I have been receiving a lot of training on how to communicate and entertain the general public with science, and here are a few ways I have found to make communication easier…
Make it simple
Talking to the public is very different to talking to a panel of academics. Many of the people you engage with will not have much prior scientific knowledge, so try to be as simple as possible – use examples, and substitute specialised terms with more common ones. Rather than saying you synthesised a molecule, say that you made a material or compound – there is no need to be specific from the very beginning. Talk clearly and carefully, and ask if what you said was clear enough.
Relate your research to everyday life
Everything happening around us is science. All natural events can be explained by physical, chemical, and mathematical rules. Telling your story will be a lot easier if you make a comparison with everyday life events. If someone complains about messy housemates, you can tell them that the state of disorder of the universe is constantly increased according to the second law of thermodynamics, so their housemates are behaving naturally!

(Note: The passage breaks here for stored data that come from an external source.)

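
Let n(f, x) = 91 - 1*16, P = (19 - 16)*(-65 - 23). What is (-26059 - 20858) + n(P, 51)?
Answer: -46842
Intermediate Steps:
P = -264 (P = 3*(-88) = -264)
n(f, x) = 75 (n(f, x) = 91 - 16 = 75)
(-26059 - 20858) + n(P, 51) = (-26059 - 20858) + 75 = -46917 + 75 = -46842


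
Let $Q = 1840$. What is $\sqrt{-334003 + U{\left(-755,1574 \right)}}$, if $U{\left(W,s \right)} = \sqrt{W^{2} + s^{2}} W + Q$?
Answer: $\sqrt{-332163 - 755 \sqrt{3047501}} \approx 1284.6 i$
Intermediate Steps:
$U{\left(W,s \right)} = 1840 + W \sqrt{W^{2} + s^{2}}$ ($U{\left(W,s \right)} = \sqrt{W^{2} + s^{2}} W + 1840 = W \sqrt{W^{2} + s^{2}} + 1840 = 1840 + W \sqrt{W^{2} + s^{2}}$)
$\sqrt{-334003 + U{\left(-755,1574 \right)}} = \sqrt{-334003 + \left(1840 - 755 \sqrt{\left(-755\right)^{2} + 1574^{2}}\right)} = \sqrt{-334003 + \left(1840 - 755 \sqrt{570025 + 2477476}\right)} = \sqrt{-334003 + \left(1840 - 755 \sqrt{3047501}\right)} = \sqrt{-332163 - 755 \sqrt{3047501}}$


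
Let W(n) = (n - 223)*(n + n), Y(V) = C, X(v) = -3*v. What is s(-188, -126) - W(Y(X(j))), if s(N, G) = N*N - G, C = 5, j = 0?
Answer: 37650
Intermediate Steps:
Y(V) = 5
W(n) = 2*n*(-223 + n) (W(n) = (-223 + n)*(2*n) = 2*n*(-223 + n))
s(N, G) = N**2 - G
s(-188, -126) - W(Y(X(j))) = ((-188)**2 - 1*(-126)) - 2*5*(-223 + 5) = (35344 + 126) - 2*5*(-218) = 35470 - 1*(-2180) = 35470 + 2180 = 37650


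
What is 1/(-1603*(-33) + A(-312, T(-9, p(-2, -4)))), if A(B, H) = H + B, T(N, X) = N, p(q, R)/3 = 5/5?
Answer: 1/52578 ≈ 1.9019e-5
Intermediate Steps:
p(q, R) = 3 (p(q, R) = 3*(5/5) = 3*(5*(⅕)) = 3*1 = 3)
A(B, H) = B + H
1/(-1603*(-33) + A(-312, T(-9, p(-2, -4)))) = 1/(-1603*(-33) + (-312 - 9)) = 1/(52899 - 321) = 1/52578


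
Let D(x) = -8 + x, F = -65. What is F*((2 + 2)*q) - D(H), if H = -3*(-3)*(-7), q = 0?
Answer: 71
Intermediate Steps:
H = -63 (H = 9*(-7) = -63)
F*((2 + 2)*q) - D(H) = -65*(2 + 2)*0 - (-8 - 63) = -260*0 - 1*(-71) = -65*0 + 71 = 0 + 71 = 71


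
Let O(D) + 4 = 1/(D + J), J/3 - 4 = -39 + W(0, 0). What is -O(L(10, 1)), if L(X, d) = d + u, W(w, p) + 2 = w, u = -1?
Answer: 445/111 ≈ 4.0090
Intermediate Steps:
W(w, p) = -2 + w
L(X, d) = -1 + d (L(X, d) = d - 1 = -1 + d)
J = -111 (J = 12 + 3*(-39 + (-2 + 0)) = 12 + 3*(-39 - 2) = 12 + 3*(-41) = 12 - 123 = -111)
O(D) = -4 + 1/(-111 + D) (O(D) = -4 + 1/(D - 111) = -4 + 1/(-111 + D))
-O(L(10, 1)) = -(445 - 4*(-1 + 1))/(-111 + (-1 + 1)) = -(445 - 4*0)/(-111 + 0) = -(445 + 0)/(-111) = -(-1)*445/111 = -1*(-445/111) = 445/111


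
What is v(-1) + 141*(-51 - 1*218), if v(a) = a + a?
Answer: -37931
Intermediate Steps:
v(a) = 2*a
v(-1) + 141*(-51 - 1*218) = 2*(-1) + 141*(-51 - 1*218) = -2 + 141*(-51 - 218) = -2 + 141*(-269) = -2 - 37929 = -37931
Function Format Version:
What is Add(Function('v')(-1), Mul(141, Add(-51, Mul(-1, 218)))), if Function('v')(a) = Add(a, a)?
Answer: -37931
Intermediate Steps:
Function('v')(a) = Mul(2, a)
Add(Function('v')(-1), Mul(141, Add(-51, Mul(-1, 218)))) = Add(Mul(2, -1), Mul(141, Add(-51, Mul(-1, 218)))) = Add(-2, Mul(141, Add(-51, -218))) = Add(-2, Mul(141, -269)) = Add(-2, -37929) = -37931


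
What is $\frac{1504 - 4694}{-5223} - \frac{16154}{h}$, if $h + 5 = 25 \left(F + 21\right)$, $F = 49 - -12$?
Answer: $- \frac{77848792}{10681035} \approx -7.2885$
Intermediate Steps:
$F = 61$ ($F = 49 + 12 = 61$)
$h = 2045$ ($h = -5 + 25 \left(61 + 21\right) = -5 + 25 \cdot 82 = -5 + 2050 = 2045$)
$\frac{1504 - 4694}{-5223} - \frac{16154}{h} = \frac{1504 - 4694}{-5223} - \frac{16154}{2045} = \left(-3190\right) \left(- \frac{1}{5223}\right) - \frac{16154}{2045} = \frac{3190}{5223} - \frac{16154}{2045} = - \frac{77848792}{10681035}$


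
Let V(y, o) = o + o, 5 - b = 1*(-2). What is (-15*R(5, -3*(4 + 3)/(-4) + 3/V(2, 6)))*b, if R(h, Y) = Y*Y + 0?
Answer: -12705/4 ≈ -3176.3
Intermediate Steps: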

Talk about why your research matters
Don’t forget that what you are doing is the lab isn’t only important to you – remind people that everybody benefits from research, whether that is through delivering useful new innovations to the market through industry, or lessening our impact on the planet. Science and innovation means progress, and, directly or indirectly, every new scientific discovery has the potential to provide benefit to society. If you can make this clear, people will relate to you more easily.
Communicate with enthusiasm
When you talk about science and your research, talk about what interests you to as many people as possible, and make it fun – use drawings, props, Lego – use whatever you can to help communicate the science in an engaging way.